La Habana [exactamente “San Cristóbal de La Habana].”

 Como decía al inicio, Marín llevó por un tiempo el espacio “Psicoanálisis” del diario El Mundo. Coincide sin más con la referencia aportada por Freud, y únicamente habría que sustituir "periódico español" por "periódico en español". Calculamos que haya aparecido en septiembre de 1930, y que corresponda con un dossier organizado por Marín quien, para esa fecha, había logrado establecer la sección de psicología de la Liga de Higiene Mental, al tiempo que aunaba, en torno suyo, a un grupo de médicos y periodistas interesados en otros “saberes”, como la teosofía, el espiritismo y la etnología.

 La correspondencia de Marín con los centros psicoanalíticos europeos puede que haya sido más extensa. De momento podemos organizarla así: en el verano de 1929 escribe a Freud y le comunica su plan de realizar aquella revista; a finales de agosto o comienzos de septiembre recibe respuesta; en julio de 1930, seguramente por sugerencia del propio Freud, se dirige al Instituto Psicoanalítico de Berlín; y, por último, en septiembre de ese año envía a Anna Freud aquel número del periódico El Mundo.

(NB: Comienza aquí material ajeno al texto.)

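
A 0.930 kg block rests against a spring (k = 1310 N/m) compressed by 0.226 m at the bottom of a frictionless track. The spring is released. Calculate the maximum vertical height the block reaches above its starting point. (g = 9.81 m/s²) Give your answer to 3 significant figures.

h = 3.67 m

At maximum height the block is at rest, so ½kx² = mgh
h = kx²/(2mg) = (1310)(0.226)²/(2 × 0.930 × 9.81) = 3.667 m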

 Como fue habitual entre los psiquiatras, pedagogos y antropólogos latinoamericanos que sostuvieron intercambio epistolar con Sigmund Freud, estos solían reproducir los mensajes del médico vienés en sus propias revistas o espacios de prensa. El caso de Marín no debió ni de lejos ser una excepción. Su comunicación, no precisamente escasa, por lo que vemos, le habría aportado un “plus de legitimidad” dentro de los gremios profesionales e intelectuales cubanos que debió tener en él un efecto cegador.

 Tal es así que desde la Liga de Higiene Mental se emitió, el julio de 1930, el siguiente comunicado:

Rogarle al profesor Marín, que dirige la sección de Psicoanálisis en el periódico El Mundo, que subsane el error que comete en uno de sus párrafos de su primer artículo, donde dice: "que desconoce por completo los nombres de las personas que hayan podido dedicarse al psicoanálisis en Cuba y que solamente su modestísimo nombre figura en las revistas extranjeras", demostrándole por el contrario que entre otros autores el Dr. Juan Portell Vilá, secretario de la Liga, hace más de cinco años que viene publicando extensos trabajos sobre esta rama psicológica, los cuales ha leído el profesor Marín, así como los trabajos presentados al V Congreso Panamericano del Niño, uno en la Sección de Psicología y otro en la Sección de Educación Sexual.

 Se trata del inevitable pugilato por la primacía profesional y consuma, sin duda, una ruptura que venía produciéndose entre los dos autoproclamados psicoanalistas y promotores del psicoanálisis en Cuba durante los años veinte y treinta. 

 Si alguna vez acopiaron fuerzas y esgrimieron mutuas simpatías ante la ocasión de establecer un núcleo psicoanalítico en La Habana respaldado por el mismo Freud, la ruptura parecería inscrita de antemano.